France-Protestations contre la loi Blanquer: des enseignants octroient des 20/20

La reforme de l’éducation en France continue de susciter des débats au sein des acteurs clés du système. Partout en France, Plus de 36 000 professeurs ont manifesté contre la « loi Blanquer » et la réforme du lycée selon Rfi. Le projet de loi du ministre de l’Éducation provoque l’indignation des enseignants et professeurs qui, en réponse, ont posé un acte fort.
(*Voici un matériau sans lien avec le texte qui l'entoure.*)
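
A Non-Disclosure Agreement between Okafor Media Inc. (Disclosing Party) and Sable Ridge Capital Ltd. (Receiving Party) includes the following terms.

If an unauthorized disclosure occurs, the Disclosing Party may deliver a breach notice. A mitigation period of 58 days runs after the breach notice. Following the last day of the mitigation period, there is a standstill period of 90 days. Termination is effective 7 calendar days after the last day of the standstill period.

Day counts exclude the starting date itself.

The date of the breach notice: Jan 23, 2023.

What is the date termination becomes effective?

Adding 58 calendar days to Jan 23, 2023 gives Mar 22, 2023, which is the last day of the mitigation period.
The last day of the standstill period: Mar 22, 2023 + 90 days = Jun 20, 2023.
Adding 7 calendar days to Jun 20, 2023 gives Jun 27, 2023, which is the date termination becomes effective.

Jun 27, 2023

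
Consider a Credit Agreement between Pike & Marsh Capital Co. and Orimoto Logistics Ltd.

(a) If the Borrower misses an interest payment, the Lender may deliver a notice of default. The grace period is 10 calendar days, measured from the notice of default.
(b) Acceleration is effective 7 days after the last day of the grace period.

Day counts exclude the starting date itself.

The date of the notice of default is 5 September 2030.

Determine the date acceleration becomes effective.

The last day of the grace period: 10 calendar days after 5 September 2030 is 15 September 2030.
The date acceleration becomes effective: 7 calendar days after 15 September 2030 is 22 September 2030.

22 September 2030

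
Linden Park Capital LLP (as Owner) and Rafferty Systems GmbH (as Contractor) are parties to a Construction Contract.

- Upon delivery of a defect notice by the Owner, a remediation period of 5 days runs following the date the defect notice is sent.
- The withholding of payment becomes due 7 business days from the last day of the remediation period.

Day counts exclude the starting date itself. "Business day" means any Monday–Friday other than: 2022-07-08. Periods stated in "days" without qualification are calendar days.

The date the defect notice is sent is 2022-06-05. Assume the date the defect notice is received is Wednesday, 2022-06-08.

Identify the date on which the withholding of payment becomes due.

2022-06-21

The last day of the remediation period: 2022-06-05 + 5 days = 2022-06-10.
The date on which the withholding of payment becomes due: counting 7 business days from Friday, 2022-06-10 (Jun 13, Jun 14, Jun 15, Jun 16, Jun 17, Jun 20, Jun 21, skipping weekends) reaches Tuesday, 2022-06-21.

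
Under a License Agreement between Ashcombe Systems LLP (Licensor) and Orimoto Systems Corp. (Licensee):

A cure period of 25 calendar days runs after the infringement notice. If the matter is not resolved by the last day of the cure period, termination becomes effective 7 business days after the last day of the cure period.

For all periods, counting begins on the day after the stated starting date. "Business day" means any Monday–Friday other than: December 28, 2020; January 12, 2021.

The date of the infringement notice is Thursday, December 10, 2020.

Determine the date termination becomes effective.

January 14, 2021

The last day of the cure period: 25 calendar days after December 10, 2020 is January 4, 2021.
The date termination becomes effective: 7 business days after Monday, January 4, 2021, skipping weekends and the listed holiday on Jan 12 — Jan 5, Jan 6, Jan 7, Jan 8, Jan 11, Jan 13, Jan 14 — lands on Thursday, January 14, 2021.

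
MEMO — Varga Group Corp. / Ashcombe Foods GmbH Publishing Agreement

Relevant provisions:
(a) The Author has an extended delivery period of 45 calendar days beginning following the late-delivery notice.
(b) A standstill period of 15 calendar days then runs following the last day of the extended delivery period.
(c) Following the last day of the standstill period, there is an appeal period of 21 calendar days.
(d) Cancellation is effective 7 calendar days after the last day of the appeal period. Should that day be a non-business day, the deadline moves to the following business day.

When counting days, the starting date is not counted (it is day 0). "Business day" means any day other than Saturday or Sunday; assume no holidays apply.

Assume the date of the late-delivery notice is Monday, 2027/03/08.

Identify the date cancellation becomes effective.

2027/06/04

The last day of the extended delivery period: 45 calendar days after 2027/03/08 is 2027/04/22.
The last day of the standstill period: 2027/04/22 + 15 days = 2027/05/07.
Adding 21 calendar days to 2027/05/07 gives 2027/05/28, which is the last day of the appeal period.
Adding 7 calendar days to 2027/05/28 gives 2027/06/04, which is the date cancellation becomes effective. 2027/06/04 is a Friday, so no roll-forward applies.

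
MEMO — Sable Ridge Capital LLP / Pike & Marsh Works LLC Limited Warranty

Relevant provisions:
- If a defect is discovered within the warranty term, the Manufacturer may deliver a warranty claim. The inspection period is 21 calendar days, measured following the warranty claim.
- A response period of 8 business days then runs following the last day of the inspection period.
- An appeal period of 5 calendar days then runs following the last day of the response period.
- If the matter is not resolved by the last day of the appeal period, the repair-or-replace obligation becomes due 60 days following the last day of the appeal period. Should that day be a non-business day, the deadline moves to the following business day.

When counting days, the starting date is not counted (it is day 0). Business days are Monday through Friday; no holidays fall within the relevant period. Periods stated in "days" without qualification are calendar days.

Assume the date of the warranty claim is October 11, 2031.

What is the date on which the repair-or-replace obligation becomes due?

January 16, 2032

The last day of the inspection period: 21 calendar days after October 11, 2031 is November 1, 2031.
The last day of the response period: counting 8 business days from Saturday, November 1, 2031 (Nov 3, Nov 4, Nov 5, Nov 6, Nov 7, Nov 10, Nov 11, Nov 12, skipping weekends) reaches Wednesday, November 12, 2031.
The last day of the appeal period: November 12, 2031 + 5 days = November 17, 2031.
The date on which the repair-or-replace obligation becomes due: 60 calendar days after November 17, 2031 is January 16, 2032. January 16, 2032 is a Friday, so no roll-forward applies.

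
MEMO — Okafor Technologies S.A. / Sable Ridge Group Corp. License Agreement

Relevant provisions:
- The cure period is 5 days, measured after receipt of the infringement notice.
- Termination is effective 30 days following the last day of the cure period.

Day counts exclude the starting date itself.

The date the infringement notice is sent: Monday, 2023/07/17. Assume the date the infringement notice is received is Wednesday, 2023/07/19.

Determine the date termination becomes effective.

2023/08/23

The last day of the cure period: 2023/07/19 + 5 days = 2023/07/24.
The date termination becomes effective: 30 calendar days after 2023/07/24 is 2023/08/23.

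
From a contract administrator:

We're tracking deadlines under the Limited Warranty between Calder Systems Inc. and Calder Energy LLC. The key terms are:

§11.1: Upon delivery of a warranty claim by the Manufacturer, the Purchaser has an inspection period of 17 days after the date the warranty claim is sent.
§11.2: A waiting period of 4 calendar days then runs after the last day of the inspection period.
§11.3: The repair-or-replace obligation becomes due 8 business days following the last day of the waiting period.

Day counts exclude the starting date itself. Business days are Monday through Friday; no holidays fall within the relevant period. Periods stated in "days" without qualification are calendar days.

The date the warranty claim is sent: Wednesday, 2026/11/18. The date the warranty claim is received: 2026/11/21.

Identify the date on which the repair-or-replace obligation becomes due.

The last day of the inspection period: 17 calendar days after 2026/11/18 is 2026/12/05.
Adding 4 calendar days to 2026/12/05 gives 2026/12/09, which is the last day of the waiting period.
The date on which the repair-or-replace obligation becomes due: counting 8 business days from Wednesday, 2026/12/09 (Dec 10, Dec 11, Dec 14, Dec 15, Dec 16, Dec 17, Dec 18, Dec 21, skipping weekends) reaches Monday, 2026/12/21.

2026/12/21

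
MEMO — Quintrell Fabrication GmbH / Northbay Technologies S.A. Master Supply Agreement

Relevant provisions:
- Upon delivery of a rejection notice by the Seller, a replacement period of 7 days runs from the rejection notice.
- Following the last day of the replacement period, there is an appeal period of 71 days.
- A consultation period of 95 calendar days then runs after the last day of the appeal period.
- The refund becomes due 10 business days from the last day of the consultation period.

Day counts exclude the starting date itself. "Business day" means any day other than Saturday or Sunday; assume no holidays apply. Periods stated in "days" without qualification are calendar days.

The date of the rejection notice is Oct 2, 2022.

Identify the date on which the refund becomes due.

Apr 7, 2023

The last day of the replacement period: Oct 2, 2022 + 7 days = Oct 9, 2022.
Adding 71 calendar days to Oct 9, 2022 gives Dec 19, 2022, which is the last day of the appeal period.
Adding 95 calendar days to Dec 19, 2022 gives Mar 24, 2023, which is the last day of the consultation period.
From Friday, Mar 24, 2023, 10 business days (Mar 27, Mar 28, Mar 29, Mar 30, Mar 31, Apr 3, Apr 4, Apr 5, Apr 6, Apr 7, skipping weekends) brings us to Friday, Apr 7, 2023, which is the date on which the refund becomes due.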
Pour se faire entendre, les enseignants optent pour une méthode plus particulière, 20/20 au bac blanc. En effet, c’est la surprise qu’ont eue les élèves de terminale de plusieurs lycées en France, à Nantes, Lille, ou encore Colombes, en banlieue parisienne. Cette note maximale décernée par certains professeurs est le nouveau mode d’action choisie par les professeurs qui souhaitent protester contre la réforme du lycée. Ce moyen de pression n’a jamais été appliqué à grande échelle. Les enseignants souhaitent attirer l’attention du ministre de l’Éducation et bloquer le processus d’orientation des élèves par de simples notes.

Une méthode peu didactique

Le mode d’action est très simple : les professeurs corrigent les copies normalement, ils informent les élèves de leurs notes réelles pour qu’ils connaissent leur niveau, sauf que sur le bulletin, il est indiqué la note de 20/20 pour l’ensemble de la classe. Les élèves accueillent bien cette provocation de leurs enseignants. Coté parents, des inquiétudes demeurent puisque le relevé de notes de leurs enfants est falsifié.

Que reproche-t-on a la loi

Ce projet de loi, porté par le gouvernement d’Édouard Philippe contient entre autres la suppression des filières scientifiques, économiques et sociales. Il en est de même pour  la littéraire au lycée ou encore une refonte totale des épreuves du baccalauréat. Par-dessus, les professeurs menacent même de faire grève le premier jour du bac. En attendant, certains ont trouvé un moyen symbolique de se faire entendre en donnant 20/20 aux élèves.

Cette paralysie vient s’ajouter à bien d’autres contestations déjà en cours comme celle des gilets jaunes. Tout ceci pourrait compliquer la situation pour le président Emmanuel Macron qui, s’est donné comme priorité de reformer les secteurs sensibles comme celui de l’éducation.